Personal information
- Full name: Oleksandr Yevhenovych Kucherenko
- Date of birth: 1 October 1991 (age 34)
- Place of birth: Sloviansk, Ukraine
- Height: 1.84 m (6 ft 0 in)
- Position: Defensive midfielder

Team information
- Current team: Lokomotiv Tashkent
- Number: 18

Youth career
- Slovkhlib Slovyansk

Senior career*
- Years: Team / Apps / (Gls)
- 2009–2010: Slovkhlib Slovyansk / 2 / (0)
- 2011: Avanhard Kramatorsk / 14 / (1)
- 2011–2013: Nistru Otaci / 41 / (3)
- 2013–2014: Costuleni / 27 / (0)
- 2014: Veris Chișinău / 14 / (2)
- 2015–2017: Zirka Kropyvnytskyi / 62 / (8)
- 2017–2021: Inhulets Petrove / 92 / (5)
- 2021–2022: Volyn Lutsk / 13 / (1)
- 2022–2023: Inhulets Petrove / 26 / (1)
- 2023–2024: Veres Rivne / 24 / (0)
- 2024: Metallurg Bekabad / 13 / (1)
- 2025: Dinamo Samarqand / 25 / (1)
- 2026–: Lokomotiv Tashkent / 11 / (0)

International career^{‡}
- 2013: Moldova U19 / 1 / (0)

= Oleksandr Kucherenko =

Moldovan footballer

Oleksandr Yevhenovych Kucherenko (Олександр Євгенович Кучеренко; Alexandru Cucerenco; born 1 October 1991) is a professional footballer who plays as a defensive midfielder for Uzbekistan Super League club Lokomotiv Tashkent.
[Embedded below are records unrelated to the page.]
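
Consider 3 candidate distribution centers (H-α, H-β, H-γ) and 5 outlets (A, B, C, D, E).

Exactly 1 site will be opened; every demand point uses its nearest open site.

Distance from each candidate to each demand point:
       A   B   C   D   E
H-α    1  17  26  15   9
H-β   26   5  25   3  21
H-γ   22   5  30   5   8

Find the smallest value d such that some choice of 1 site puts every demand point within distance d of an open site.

26

Open {H-α}.
  Farthest demand point is C at distance 26 (to H-α); all others are ≤ 26.
With {H-β} the worst case is 26.
With {H-γ} the worst case is 30.
No size-1 selection achieves below 26.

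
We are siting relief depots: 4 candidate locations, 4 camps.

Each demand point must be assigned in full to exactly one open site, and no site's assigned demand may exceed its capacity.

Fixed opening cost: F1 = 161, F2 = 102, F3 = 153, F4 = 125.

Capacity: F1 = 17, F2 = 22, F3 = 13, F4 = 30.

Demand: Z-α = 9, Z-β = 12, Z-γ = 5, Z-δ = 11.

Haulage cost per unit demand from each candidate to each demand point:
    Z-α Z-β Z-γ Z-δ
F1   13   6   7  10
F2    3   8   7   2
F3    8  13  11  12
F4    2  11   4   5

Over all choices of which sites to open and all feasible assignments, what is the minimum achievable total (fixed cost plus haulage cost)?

Open {F2, F4}; cheapest assignment that respects the capacities:
  F2 (cap 22, load 12): Z-β — cost 12×8 = 96
  F4 (cap 30, load 25): Z-α, Z-γ, Z-δ — cost 9×2 + 5×4 + 11×5 = 93
  Shipping 189, fixed 227 → total 416.
  Any other capacity-feasible assignment to {F2, F4} ships for at least 189.
Compare {F1, F2}: its best feasible assignment gives total 419.
Compare {F1, F4}: its best feasible assignment gives total 451.
Every other set of open sites that can feasibly serve all demand totals ≥ 419 even under its best assignment. Minimum: 416.

416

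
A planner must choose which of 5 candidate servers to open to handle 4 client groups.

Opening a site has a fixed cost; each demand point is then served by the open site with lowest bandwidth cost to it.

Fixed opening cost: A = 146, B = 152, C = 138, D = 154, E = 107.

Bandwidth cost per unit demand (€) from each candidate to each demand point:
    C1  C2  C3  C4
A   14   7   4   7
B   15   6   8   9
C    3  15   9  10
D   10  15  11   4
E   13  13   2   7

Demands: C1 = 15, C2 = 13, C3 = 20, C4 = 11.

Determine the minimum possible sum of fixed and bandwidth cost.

Open {C, E}: assign each demand point to its cheapest open site.
  C1→C 15×3=45, C2→E 13×13=169, C3→E 20×2=40, C4→E 11×7=77
  bandwidth cost 331, fixed 245 → total 576.
Compare {A, C}: bandwidth cost 293 + fixed 284 = 577.
Compare {E}: bandwidth cost 481 + fixed 107 = 588.
Compare {A}: bandwidth cost 458 + fixed 146 = 604.
All other subsets cost ≥ 577. Minimum total cost: 576.

576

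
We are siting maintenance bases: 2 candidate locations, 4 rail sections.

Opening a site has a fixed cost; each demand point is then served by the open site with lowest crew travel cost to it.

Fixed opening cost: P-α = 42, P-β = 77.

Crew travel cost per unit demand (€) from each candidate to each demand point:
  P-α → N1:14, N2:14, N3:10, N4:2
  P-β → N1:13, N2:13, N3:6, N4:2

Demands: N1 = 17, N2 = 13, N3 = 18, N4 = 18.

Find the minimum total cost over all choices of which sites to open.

611

Open {P-β}: assign each demand point to its cheapest open site.
  N1→P-β 17×13=221, N2→P-β 13×13=169, N3→P-β 18×6=108, N4→P-β 18×2=36
  crew travel cost 534, fixed 77 → total 611.
Compare {P-α, P-β}: crew travel cost 534 + fixed 119 = 653.
Compare {P-α}: crew travel cost 636 + fixed 42 = 678.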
Born in Ukraine, he has represented Moldova at youth level.

==Career==
Kucherenko is the product of his native Slavkhlib Slovyansk. He played for Avanhard Kramatorsk, appearing in Ukrainian Second League matches. During the 2011–2012 transfer winter window he moved to play in Moldova until the end of 2014.

== Controversy ==
In 2012 Kucherenko was signed for FC Nistru Otaci, claiming that he was a citizen of Moldova born in 1994. The next year, he was called up to play for the Moldova under-19 team, making one appearance. Previously, however, he had presented himself as a Ukrainian citizen born in 1991. For these reasons, in the end of 2014 by the Football Federation of Moldova launched an investigation, but the findings were inconclusive.